Alibey is a neighbourhood in the municipality and district of Silivri, Istanbul Province, Turkey. Its population is 18,072 (2022). It is situated southeast of the city center, bordered by the highway D-100 in the north.

The neighborhood takes its name from a no more existing Alibey Mosque. The historic mosque in Silivri was destroyed by the invading Bulgarian troops of the Principality of Bulgaria during the Russo-Turkish War (1877–1878).
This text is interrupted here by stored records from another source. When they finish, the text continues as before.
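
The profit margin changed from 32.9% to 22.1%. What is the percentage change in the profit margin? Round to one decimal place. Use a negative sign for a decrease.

-32.8%

The change is 22.1 − 32.9 = -10.8 percentage points.
Relative to the original 32.9%, that is -10.8 ÷ 32.9 ≈ -32.8%.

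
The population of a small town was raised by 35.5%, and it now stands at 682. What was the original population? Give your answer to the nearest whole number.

503

The overall multiplier applied was 1.355.
So the original population was 682 ÷ 1.355 ≈ 503.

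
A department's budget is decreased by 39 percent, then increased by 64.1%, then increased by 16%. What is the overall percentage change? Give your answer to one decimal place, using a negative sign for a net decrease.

16.1%

A 39% decrease multiplies by 0.61.
Then a 64.1% increase: 0.61 × 1.641 = 1.00101.
Then a 16% increase: 1.00101 × 1.16 = 1.1611716.
Overall factor 1.1611716, i.e. 16.1%.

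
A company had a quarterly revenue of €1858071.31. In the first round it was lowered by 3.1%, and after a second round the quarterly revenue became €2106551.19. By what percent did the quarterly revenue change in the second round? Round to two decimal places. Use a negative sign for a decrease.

After the first round: €1858071.31 × 0.969 = €1800471.09939.
Second-round multiplier: €2106551.19 ÷ €1800471.09939 ≈ 1.17.
That is a change of 17.00%.

17.00%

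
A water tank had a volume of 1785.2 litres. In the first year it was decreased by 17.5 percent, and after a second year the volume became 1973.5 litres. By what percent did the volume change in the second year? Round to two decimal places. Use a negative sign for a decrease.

After the first year: 1785.2 × 0.825 = 1472.79.
Second-year multiplier: 1973.5 ÷ 1472.79 ≈ 1.339974.
That is a change of 34.00%.

34.00%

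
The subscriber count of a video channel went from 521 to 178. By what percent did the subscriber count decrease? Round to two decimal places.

65.83%

Change: 178 − 521 = -343.
Relative to the original: -343 ÷ 521 ≈ -65.83%.
So the subscriber count decreased by 65.83%.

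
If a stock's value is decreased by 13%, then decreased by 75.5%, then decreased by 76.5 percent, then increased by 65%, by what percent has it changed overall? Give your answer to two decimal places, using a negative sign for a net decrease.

-91.74%

A 13% decrease multiplies by 0.87.
Then a 75.5% decrease: 0.87 × 0.245 = 0.21315.
Then a 76.5% decrease: 0.21315 × 0.235 = 0.05009025.
Then a 65% increase: 0.05009025 × 1.65 = 0.0826489125.
Overall factor 0.0826489125, i.e. -91.74%.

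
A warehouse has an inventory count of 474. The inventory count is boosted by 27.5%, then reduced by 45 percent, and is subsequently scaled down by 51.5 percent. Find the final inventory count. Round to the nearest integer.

161

Each change multiplies by a factor: 1.275 × 0.55 × 0.485 = 0.34010625.
474 × 0.34010625 = 161.2103625 ≈ 161.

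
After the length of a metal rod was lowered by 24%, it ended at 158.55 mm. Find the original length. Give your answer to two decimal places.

The overall multiplier applied was 0.76.
So the original length was 158.55 ÷ 0.76 ≈ 208.62 mm.

208.62 mm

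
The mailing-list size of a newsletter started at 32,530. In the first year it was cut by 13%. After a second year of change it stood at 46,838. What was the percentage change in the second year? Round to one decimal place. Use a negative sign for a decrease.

After the first year: 32,530 × 0.87 = 28301.1.
Second-year multiplier: 46,838 ÷ 28301.1 ≈ 1.65499.
That is a change of 65.5%.

65.5%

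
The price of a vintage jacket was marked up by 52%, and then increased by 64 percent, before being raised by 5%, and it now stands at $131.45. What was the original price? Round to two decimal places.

$50.22

The overall multiplier applied was 1.52 × 1.64 × 1.05 = 2.61744.
So the original price was $131.45 ÷ 2.61744 ≈ $50.22.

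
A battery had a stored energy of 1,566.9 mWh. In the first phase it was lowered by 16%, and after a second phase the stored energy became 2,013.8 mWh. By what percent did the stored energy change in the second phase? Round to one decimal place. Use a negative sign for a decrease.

After the first phase: 1,566.9 × 0.84 = 1316.196.
Second-phase multiplier: 2,013.8 ÷ 1316.196 ≈ 1.53002.
That is a change of 53.0%.

53.0%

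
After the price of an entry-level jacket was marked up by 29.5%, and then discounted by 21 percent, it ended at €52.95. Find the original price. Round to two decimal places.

€51.76

Undoing the 21% decrease: €52.95 ÷ 0.79 ≈ €67.025316.
Undoing the 29.5% increase: €67.025316 ÷ 1.295 ≈ €51.76.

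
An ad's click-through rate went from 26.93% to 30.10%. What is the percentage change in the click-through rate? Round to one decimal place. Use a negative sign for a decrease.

11.8%

The change is 30.10 − 26.93 = 3.17 percentage points.
Relative to the original 26.93%, that is 3.17 ÷ 26.93 ≈ 11.8%.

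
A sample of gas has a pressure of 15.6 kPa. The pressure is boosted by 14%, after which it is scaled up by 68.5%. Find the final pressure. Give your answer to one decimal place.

Each change multiplies by a factor: 1.14 × 1.685 = 1.9209.
15.6 × 1.9209 = 29.96604 ≈ 30.0.

30.0 kPa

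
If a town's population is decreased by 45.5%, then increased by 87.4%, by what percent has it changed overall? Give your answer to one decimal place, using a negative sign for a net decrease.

2.1%

A 45.5% decrease multiplies by 0.545.
Then an 87.4% increase: 0.545 × 1.874 = 1.02133.
Overall factor 1.02133, i.e. 2.1%.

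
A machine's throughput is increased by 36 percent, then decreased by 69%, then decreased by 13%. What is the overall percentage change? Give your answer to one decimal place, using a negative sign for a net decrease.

The combined multiplier is 1.36 × 0.31 × 0.87 = 0.366792.
That corresponds to a decrease of 63.3%.

-63.3%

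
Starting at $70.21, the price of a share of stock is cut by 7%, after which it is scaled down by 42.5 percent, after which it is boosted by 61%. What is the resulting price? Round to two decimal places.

$60.45

7% decrease: $70.21 × 0.93 = $65.2953.
After the 42.5% decrease: $65.2953 × 0.575 = $37.5447975.
Apply the 61% increase: $37.5447975 × 1.61 = $60.447123975 ≈ $60.45.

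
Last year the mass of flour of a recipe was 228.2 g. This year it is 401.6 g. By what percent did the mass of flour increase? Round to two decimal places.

75.99%

Change: 401.6 − 228.2 = 173.4.
Relative to the original: 173.4 ÷ 228.2 ≈ 75.99%.
So the mass of flour increased by 75.99%.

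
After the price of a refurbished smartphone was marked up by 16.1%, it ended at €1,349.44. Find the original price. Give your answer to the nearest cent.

The overall multiplier applied was 1.161.
So the original price was €1,349.44 ÷ 1.161 ≈ €1,162.31.

€1,162.31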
Public buildings and places in Alibey are: the Silivri Municipality central service buildings (Turgut Özal Blvd.), the courthouse (Turgut Özal Blvd.), the headquarters of Silivri district Gendarmerie (Çetin St.), and the Silvri Cemetery (Akgün Silivri St.).

==Education==
Six schools are located in Alibey, which are:

- Public schools
- Piri Mehmet Paşa İlkokulu (Primary school)
- Gazi İmam Hatip Ortaokulu (Secondary İmam Hatip school)
- Silivri Ortaokulu (Secondary school)
- Silivri Anadolu Lisesi (Anatolian High School)

- Private schools
- Özel Mektebim Koleji Silivri Fen Lisesi (Science high school)
- Özel Silivri Sınav Koleji Anadolu Lisesi (Anatolian High School)

==Sport==
The women's football club Alibeyspor competes in the Turkish Women's Third League.

==Health care==
The private hospital Silivri Özel Kolan Hastanesi (Turgut Özal Blvd.) is situated in ALibey.